Informacoes sobre ordens
| Nome do Produto | Numero de Catalogo | UNID | Preco | Qde | FAVORITOS | |
αENaC Plasmídeo duplo de Nickase (m) | sc-422825-NIC | 20 µg | $410.00 | |||
αENaC Plasmídeo duplo de Nickase (m2) | sc-422825-NIC-2 | 20 µg | $410.00 |
Scnn1a codifica a subunidade alfa do canal epitelial de sódio do camundongo (αENaC), um componente central formador do poro do ENaC que medeia a absorção de Na⁺ sensível à amilorida através de epitélios. O fluxo de sódio dependente de αENaC contribui para o transporte iônico transepitelial, o movimento osmótico de água e a regulação do potencial de membrana no rim, nas vias aéreas e em outros tecidos epiteliais. A atividade do ENaC é rigidamente controlada por processamento proteolítico e renovação dependente de ubiquitina, incluindo modulação por NEDD4L e pela sinalização de SGK1 em resposta a hormônios como a aldosterona. A disfunção do ENaC está associada a alterações na homeostase de sal e fluidos e é amplamente estudada em modelos de hidratação da superfície das vias aéreas pulmonares e de manuseio renal de sódio.
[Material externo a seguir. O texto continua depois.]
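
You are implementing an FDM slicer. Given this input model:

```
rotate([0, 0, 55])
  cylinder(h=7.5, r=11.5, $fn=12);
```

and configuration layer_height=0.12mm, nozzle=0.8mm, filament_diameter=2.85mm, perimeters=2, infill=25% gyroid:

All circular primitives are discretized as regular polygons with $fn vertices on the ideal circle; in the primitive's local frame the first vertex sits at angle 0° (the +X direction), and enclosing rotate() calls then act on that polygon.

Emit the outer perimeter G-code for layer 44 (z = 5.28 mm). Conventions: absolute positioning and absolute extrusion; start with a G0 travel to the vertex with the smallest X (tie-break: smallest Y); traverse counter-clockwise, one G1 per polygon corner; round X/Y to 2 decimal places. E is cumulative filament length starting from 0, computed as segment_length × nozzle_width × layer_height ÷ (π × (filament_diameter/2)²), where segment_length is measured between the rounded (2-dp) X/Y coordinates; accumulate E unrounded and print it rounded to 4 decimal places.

G0 X-11.46 Y1.00 Z5.28
G1 X-10.42 Y-4.86 E0.0896
G1 X-6.60 Y-9.42 E0.1791
G1 X-1.00 Y-11.46 E0.2688
G1 X4.86 Y-10.42 E0.3583
G1 X9.42 Y-6.60 E0.4478
G1 X11.46 Y-1.00 E0.5375
G1 X10.42 Y4.86 E0.6271
G1 X6.60 Y9.42 E0.7166
G1 X1.00 Y11.46 E0.8063
G1 X-4.86 Y10.42 E0.8959
G1 X-9.42 Y6.60 E0.9854
G1 X-11.46 Y1.00 E1.0751

At z = 5.28 mm: the cylinder: section is a regular 12-gon, circumradius r=11.5; (rotated 55° about Z; rotation is an isometry so areas/perimeters/island counts are preserved). The outline is a single polygon with 12 vertices. Extrusion per mm of travel: 0.8 × 0.12 / (π × 1.425²) = 0.015048. Accumulating E over each segment gives final E = 1.0751.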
αENaC O Plasmídeo de Nickase Dupla (m) consiste num par de plasmídeos combinados, concebidos para a edição de alta especificidade do locus Scnn1a em linhas celulares mouse. Cada plasmídeo expressa uma nickase Cas9 D10A e um sgRNA distinto que tem como alvo cadeias de ADN opostas dentro de Scnn1a. Quando direcionadas para locais adjacentes em cadeias de ADN opostas, as duas nickases geram cortes deslocados numa única cadeia que, em conjunto, produzem uma quebra escalonada de cadeia dupla, exigindo uma atividade coordenada no alvo por parte de ambas as guias. A quebra de ADN resultante é resolvida por vias de reparação celular endógenas, mais frequentemente através da junção de extremidades não homólogas (NHEJ), levando a inserções ou deleções que perturbam a função Scnn1a. Ao exigir o envolvimento de dois sgRNA no locus alvo, a abordagem de dupla nickase aumenta a especificidade da edição e fornece uma estratégia CRISPR complementar para aplicações em que se deseja um controlo adicional sobre a precisão do direcionamento.
Para apoiar a identificação eficiente das células editadas, um plasmídeo codifica GFP para visualização fluorescente das populações transfectadas, enquanto o plasmídeo complementar transporta um gene de resistência à puromicina para seleção antibiótica. Em conjunto, estas características apoiam o enriquecimento eficiente das populações co-transfectadas e simplificam a validação dos clones com Scnn1a interrompido.
Apenas para uso em investigação. Não se destina a uso diagnóstico ou terapêutico.